Once again, the map tells the story — the map accompanying yesterday’s front-page report on the East-West Highway conference in St. John, New Brunswick. On the right, the bustling Canadian Maritimes, with a modern, four-lane road pushing up against Calais. On the left, mighty Montreal, with a modern, four-lane road fast approaching Coburn Gore.
In the middle, Northern Maine. With a cow path.
Certainly, the outdated and hazardous roads running across the state’s upper tier are a serious impediment to prosperity. Sadly, it’s increasingly clear that the biggest roadblock for the creation of a trade route in the declining region isn’t Heartbreak Hill or Deadman’s Curve, but the King administration. It’s enthusiasm and commitment would have to be raised several degrees to even approach lukewarm.
Dozens of officials, business types and planners from New England, Quebec and the Maritimes met in St. John Thursday to discuss the importance of creating this vital link for commerce. Gov. King wasn’t there, though he was nearby. He was campaigning in, of all places, Calais.
Telling the locals that he has mixed feelings about an East-West Highway. That there are issues regarding routing and access. That maybe the modest improvements being made to turn Route 9 into a passable two-lane road might be good enough.
Transportation Commissioner John Melrose also found his way Downeast this week. In Ellsworth Tuesday, the commissioner described his vision of a tourism-oriented network of high-speed ferries, tour buses and excursion trains. The feasibility of an East-West Highway is being studied. There are issues. It must be evaluated and debated as just another transportation alternative.
Yes, there are issues. It’s the job of leaders to resolve them, not merely to describe them. The notion that good enough is good enough for Northern Maine is the problem, not the solution. Feasibility studies are necessary (although apparently not for visionary systems of mass tourist transport), provided they are conducted in the spirit of making something work, not of finding reasons why it shouldn’t. And modern highways are not just another transportation alternative, on par with high-speed ferries. Not in rural Maine, not anywhere on this planet.
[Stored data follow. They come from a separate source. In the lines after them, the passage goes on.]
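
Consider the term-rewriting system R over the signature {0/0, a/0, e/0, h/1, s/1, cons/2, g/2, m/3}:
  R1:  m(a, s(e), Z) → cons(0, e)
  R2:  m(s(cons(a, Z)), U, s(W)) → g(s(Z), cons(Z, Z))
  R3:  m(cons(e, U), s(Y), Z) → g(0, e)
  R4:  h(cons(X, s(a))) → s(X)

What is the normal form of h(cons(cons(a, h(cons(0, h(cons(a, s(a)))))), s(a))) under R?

s(cons(a, s(0)))

1. h(cons(cons(a, h(cons(0, h(cons(a, s(a)))))), s(a)))  →  s(cons(a, h(cons(0, h(cons(a, s(a)))))))   [R4 at ε]
2. s(cons(a, h(cons(0, h(cons(a, s(a)))))))  →  s(cons(a, h(cons(0, s(a)))))   [R4 at 1.2.1.2]
3. s(cons(a, h(cons(0, s(a)))))  →  s(cons(a, s(0)))   [R4 at 1.2]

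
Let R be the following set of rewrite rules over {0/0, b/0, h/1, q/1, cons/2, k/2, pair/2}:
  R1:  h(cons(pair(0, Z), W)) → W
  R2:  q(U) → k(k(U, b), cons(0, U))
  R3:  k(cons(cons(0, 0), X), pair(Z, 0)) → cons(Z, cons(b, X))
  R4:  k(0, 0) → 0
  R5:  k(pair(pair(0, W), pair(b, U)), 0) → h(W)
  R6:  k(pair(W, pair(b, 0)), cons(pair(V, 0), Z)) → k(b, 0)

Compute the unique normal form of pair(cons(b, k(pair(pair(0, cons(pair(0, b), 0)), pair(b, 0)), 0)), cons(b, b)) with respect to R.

1. pair(cons(b, k(pair(pair(0, cons(pair(0, b), 0)), pair(b, 0)), 0)), cons(b, b))  →  pair(cons(b, h(cons(pair(0, b), 0))), cons(b, b))   [R5 at 1.2]
2. pair(cons(b, h(cons(pair(0, b), 0))), cons(b, b))  →  pair(cons(b, 0), cons(b, b))   [R1 at 1.2]

pair(cons(b, 0), cons(b, b))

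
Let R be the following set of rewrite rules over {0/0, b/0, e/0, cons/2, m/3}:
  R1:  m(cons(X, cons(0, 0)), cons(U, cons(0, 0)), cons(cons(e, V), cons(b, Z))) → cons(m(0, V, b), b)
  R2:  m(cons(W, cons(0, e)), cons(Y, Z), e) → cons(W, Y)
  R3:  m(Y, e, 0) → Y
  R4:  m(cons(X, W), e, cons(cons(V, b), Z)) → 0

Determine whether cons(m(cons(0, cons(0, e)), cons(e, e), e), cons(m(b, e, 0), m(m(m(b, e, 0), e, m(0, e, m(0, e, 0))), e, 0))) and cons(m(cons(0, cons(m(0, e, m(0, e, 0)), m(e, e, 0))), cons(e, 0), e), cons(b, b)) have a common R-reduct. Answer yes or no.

Reduce t₁ = cons(m(cons(0, cons(0, e)), cons(e, e), e), cons(m(b, e, 0), m(m(m(b, e, 0), e, m(0, e, m(0, e, 0))), e, 0))):
1. cons(m(cons(0, cons(0, e)), cons(e, e), e), cons(m(b, e, 0), m(m(m(b, e, 0), e, m(0, e, m(0, e, 0))), e, 0)))  →  cons(cons(0, e), cons(m(b, e, 0), m(m(m(b, e, 0), e, m(0, e, m(0, e, 0))), e, 0)))   [R2 at 1]
2. cons(cons(0, e), cons(m(b, e, 0), m(m(m(b, e, 0), e, m(0, e, m(0, e, 0))), e, 0)))  →  cons(cons(0, e), cons(b, m(m(m(b, e, 0), e, m(0, e, m(0, e, 0))), e, 0)))   [R3 at 2.1]
3. cons(cons(0, e), cons(b, m(m(m(b, e, 0), e, m(0, e, m(0, e, 0))), e, 0)))  →  cons(cons(0, e), cons(b, m(m(b, e, 0), e, m(0, e, m(0, e, 0)))))   [R3 at 2.2]
4. cons(cons(0, e), cons(b, m(m(b, e, 0), e, m(0, e, m(0, e, 0)))))  →  cons(cons(0, e), cons(b, m(b, e, m(0, e, m(0, e, 0)))))   [R3 at 2.2.1]
5. cons(cons(0, e), cons(b, m(b, e, m(0, e, m(0, e, 0)))))  →  cons(cons(0, e), cons(b, m(b, e, m(0, e, 0))))   [R3 at 2.2.3.3]
6. cons(cons(0, e), cons(b, m(b, e, m(0, e, 0))))  →  cons(cons(0, e), cons(b, m(b, e, 0)))   [R3 at 2.2.3]
7. cons(cons(0, e), cons(b, m(b, e, 0)))  →  cons(cons(0, e), cons(b, b))   [R3 at 2.2]

Reduce t₂ = cons(m(cons(0, cons(m(0, e, m(0, e, 0)), m(e, e, 0))), cons(e, 0), e), cons(b, b)):
1. cons(m(cons(0, cons(m(0, e, m(0, e, 0)), m(e, e, 0))), cons(e, 0), e), cons(b, b))  →  cons(m(cons(0, cons(m(0, e, 0), m(e, e, 0))), cons(e, 0), e), cons(b, b))   [R3 at 1.1.2.1.3]
2. cons(m(cons(0, cons(m(0, e, 0), m(e, e, 0))), cons(e, 0), e), cons(b, b))  →  cons(m(cons(0, cons(0, m(e, e, 0))), cons(e, 0), e), cons(b, b))   [R3 at 1.1.2.1]
3. cons(m(cons(0, cons(0, m(e, e, 0))), cons(e, 0), e), cons(b, b))  →  cons(m(cons(0, cons(0, e)), cons(e, 0), e), cons(b, b))   [R3 at 1.1.2.2]
4. cons(m(cons(0, cons(0, e)), cons(e, 0), e), cons(b, b))  →  cons(cons(0, e), cons(b, b))   [R2 at 1]

yes — NF(t₁) = cons(cons(0, e), cons(b, b)), NF(t₂) = cons(cons(0, e), cons(b, b))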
Bangor Mayor Tim Woodcock, a fervent East-West supporter, was in the right place Thursday, in St. John, preaching the sermon the choir knows by heart: The reason the northeast corner of North America does not thrive as a region is because it is not connected as a region; that connection will never be made without organization, advocacy and political will. Organization and advocacy have grown up from the grass roots. What’s needed now is political will. That has to come from the top down.
If the opinion polls are even close to being accurate, Gov. King is well on his way to re-election. If so, it’s time be thinking legacy. It’s time to decide whether a second term will lead Maine four years closer to a new map or consign it to four more years of tepid mixed feelings.